Monday, October 07, 2019

'It's Been Revoked'

It's like Lethal Weapon 2 all over again, isn't it?  This business of that US diplomat's wife fleeing the country after her involvement in a fatal car crash, invoking 'diplomatic immunity'.  Every time I see or read anything about it, I just keep having visions of Joss Ackland shouting 'Diplomatic immunity' in a South African accent and waving his passport about.  Of course, there the conundrum of how to deal with these situations where someone uses diplomatic immunity to avoid prosecution for crimes committed on foreign soil was solved by the simple expedient of Danny Glover shooting Ackland in the head, telling him that his immunity had 'just been revoked'.  Somehow, I don't think that we'll be seeing Boris Johnson doing anything similar soon, despite his promises to take up the case 'personally' with the US and despite his penchant for law breaking.  (I've often idly wondered just how Murtagh avoided prosecution for shooting Ackland at the end of Lethal Weapon 2.  OK, I know that his character was a racist bastard who had been abusing his diplomatic immunity to circumvent US law and run some kind of massive criminal operation, not to mention filling Riggs full of lead - although he had miraculously recovered by the beginning of the next film - but he still had immunity from prosecution in the US.  And being shot).

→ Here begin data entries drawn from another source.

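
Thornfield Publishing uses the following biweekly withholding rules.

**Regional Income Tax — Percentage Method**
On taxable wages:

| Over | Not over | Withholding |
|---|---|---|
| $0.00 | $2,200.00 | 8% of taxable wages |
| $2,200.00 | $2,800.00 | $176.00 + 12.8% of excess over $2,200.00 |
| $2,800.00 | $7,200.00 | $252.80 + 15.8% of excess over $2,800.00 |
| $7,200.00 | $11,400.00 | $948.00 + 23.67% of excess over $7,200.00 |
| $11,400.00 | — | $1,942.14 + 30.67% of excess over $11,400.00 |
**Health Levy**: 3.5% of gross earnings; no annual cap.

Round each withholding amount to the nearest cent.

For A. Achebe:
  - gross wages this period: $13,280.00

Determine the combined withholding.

Regional Income Tax: taxable = $13,280.00
  $1,942.14 + 30.67% × ($13,280.00 − $11,400.00) = $1,942.14 + 30.67% × $1,880.00 = $2,518.74
Health Levy: 3.5% × $13,280.00 = $464.80
Total: $2,518.74 + $464.80 = $2,983.54

$2,983.54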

I sometimes wonder if I should be worried that, increasingly, I seem to filter the world through a lifetime of pop culture references.  Particularly films.  But hell, they've been a big part of my life and is it really any different to people who reference their every experience with classical allusions?  (Like Boris Johnson, for instance).  Well, I suppose the main difference is that most people might actually understand references to, say, Lethal Weapon, whereas referencing Aechylus or Cato would probably leave them puzzled.  (Although, not necessarily - classics aren't just for toffs, even a working class oik like me studied some of the classics when I was at school, albeit not in the original Greek and Latin).  All of which brings us to the snobbery which surrounds ideas of culture: popular culture is always seen as being inferior to 'real' or 'high' culture.  Except of course, that much which is now seen as 'high' culture was originally popular culture: Homer didn't create the Iliad and Odyssey for elite audiences, for instance.  It's a question of what survives down the centuries, which isn't necessarily the 'best' or even the most popular.  Of course, today, thanks to the internet and digitalisation, more and more pop culture is being preserved for posterity, meaning that future generations will have a better overview of it, both the good and the bad.